Loudspeakers set up on a stage, which had pictures of the fatalities with the word "Justice" written on them in English and Albanian, played Mozart's Requiem.
After the rally opposition leader and Tirana Mayor Edi Rama said they would keep up demonstrations but insisted he rejected all forms of violence.
"We will continue our peaceful protest to call for the end of this regime (of Prime Minister Sali Berisha) and open a new chapter but it will be up to the Albanian people to say who should write this (chapter)," said Rama.
"Early elections are the only way out of this situation" he told reporters, stressing that the "current situation in Albanian is very fragile".

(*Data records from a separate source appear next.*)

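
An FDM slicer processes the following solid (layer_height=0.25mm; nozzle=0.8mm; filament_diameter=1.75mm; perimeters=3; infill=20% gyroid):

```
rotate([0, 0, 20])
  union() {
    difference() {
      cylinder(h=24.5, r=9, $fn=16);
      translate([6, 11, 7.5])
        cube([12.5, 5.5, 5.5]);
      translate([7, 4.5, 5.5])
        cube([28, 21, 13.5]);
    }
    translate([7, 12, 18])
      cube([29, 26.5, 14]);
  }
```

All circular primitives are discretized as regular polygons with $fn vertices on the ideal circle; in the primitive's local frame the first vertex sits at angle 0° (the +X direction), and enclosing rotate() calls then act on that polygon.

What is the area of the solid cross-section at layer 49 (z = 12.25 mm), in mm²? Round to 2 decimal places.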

The opposition went ahead with the protest in defiance of international appeals and police warnings, insisting it would be a peaceful gathering to honour the dead.
Last Friday, tens of thousands of people turned out for a protest rally organised by Rama, calling on the government to resign over allegations of corruption and electoral fraud.
Clashes between demonstrators and the security forces left three people dead and a fourth critically wounded. Both sides blame each other for the deaths.
"There was no room for politics in today's protest, but the opposition will continue with demonstrations because the situation is chaotic," 28-year-old photographer Erjon, who did not give his last name, said.
"Taking to the street remains the only option to fight the corrupt government that kills its citizens," he added.
Organisers put the turn-out at 200,000 protesters, while journalists estimated it at several tens of thousands. Police would give no figure.
People poured into the downtown area near the government buildings, bringing traffic in central Tirana to a standstill.
After the march, demonstrators dispersed under the watchful eye of hundreds of police in anti-riot gear.
"The opposition proved that it can conduct a decent and peaceful rally," Arbian Gjepolli, 41, said.
Berisha's party, which has said that last week's violent protests were a bid by Rama to stage a coup, also criticised Friday's demonstration.
"Today Edi Rama returned to the scene of the crime, he wanted to benefit politically from the deaths," Democratic Party lawmaker Aldo Bumci said.
Prime Minister Sali Berisha on Wednesday cancelled a pro-government rally planned for Saturday in response to international pressure to calm the situation.
Lithuanian Deputy Foreign Minister Evaldas Ignatavicius was in Tirana on Friday on behalf of the Organisation for Security and Cooperation in Europe (OSCE).
He met President Bamir Topi and urged all political forces to find a solution for the crisis, according to a statement from the presidency.
This crisis has been running ever since the opposition disputed the results from the June 2009 Parliamentary Election.
Albania, a NATO member since spring 2009, submitted an application for EU membership almost two years ago, but has not even received formal candidate status yet.
Brussels has warned Tirana that the ongoing deadlock is one of the obstacles to progress on the path to EU membership.